DNR official: Safety of Lake Lanier comes down to individuals

By Austin Eller News Director

Nearly every boating season, at least one fatal incident or drowning occurs on Lake Lanier. However, is the lake more dangerous than other lakes in the state?

Mark McKinnon, communications manager with the Georgia Department of Natural Resources Law Enforcement Division said that while unfortunate incidents inevitably occur every year, he believes the lake itself is not dangerous.

“Water is only as dangerous as the people who are using it,” McKinnon said. “Any body of water can be dangerous if you don’t take the proper safety precautions. That’s just the bottom line.”

McKinnon said some lakes could be considered more dangerous due to “challenges” in the water.

“If you were to go to extreme South Georgia and go to Lake Seminole, there is a very small channel in that lake and outside that channel are lots of stumps and things that are sticking out of the water,” McKinnon said.

While McKinnon does believe Lake Lanier has one major challenge, it has nothing to do with the body of water.

“[It is] one of the most visited lakes in the nation, and so people wonder why Lake Lanier has all these drownings and boating incidents,” McKinnon said. “A lot of it just has to do with the sheer number of people that are there.”

According to statistics provided by the U.S. Army Corps of Engineers, approximately 12,800,000 people visited Lake Lanier in 2020. Meanwhile, about 9,180,000 people visited Lake Hartwell, and 6,420,000 people visited Lake Allatoona in 2020.

When it comes to drownings on those three lakes in 2020, Lanier had seven, Hartwell had one and Allatoona had three. However, McKinnon said that it is hard to look at the safety of a lake using statistics due to factors that change annually.
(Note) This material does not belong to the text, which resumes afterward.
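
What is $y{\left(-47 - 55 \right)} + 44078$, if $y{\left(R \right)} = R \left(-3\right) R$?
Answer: $12866$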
“You have to look at the weather patterns too,” McKinnon said. “What if it rained more than half of the weekends of the summer? There are so many factors that play into it. If it’s unusually cool in the late spring or early fall.”

Regardless of how the public feels about the safety of Lake Lanier, McKinnon said wearing a life jacket is one thing any person on the lake should do to take safety into their own hands.

“I’ve been at DNR since about the middle of 2014, and I can only recall one drowning in the entire state where someone had a life jacket on, and that was a very unusual circumstance in a river,” McKinnon said.

Scott Barnes, a Lake Lanier angler and boater who runs a fishing tournament trail for Hammond’s and USA Mortgage, said he occasionally sees people on the lake who are not being safe.

“There are several cruisers that are out there and weekend people that are out there enjoying the lake that seem to be a little clueless, but not all of them,” Barnes said. “We’ve seen them run up on shallow markers and humps and destroy their boat and get hurt.”

Like McKinnon, Barnes believes that the lake's safety comes down to those on the lake and their safety precautions, not the lake itself.

“Make certain you have your life vest on, then make certain that the boat is operating properly from a standpoint that it’s cranking, batteries charged, your bilge pumps work,” Barnes said.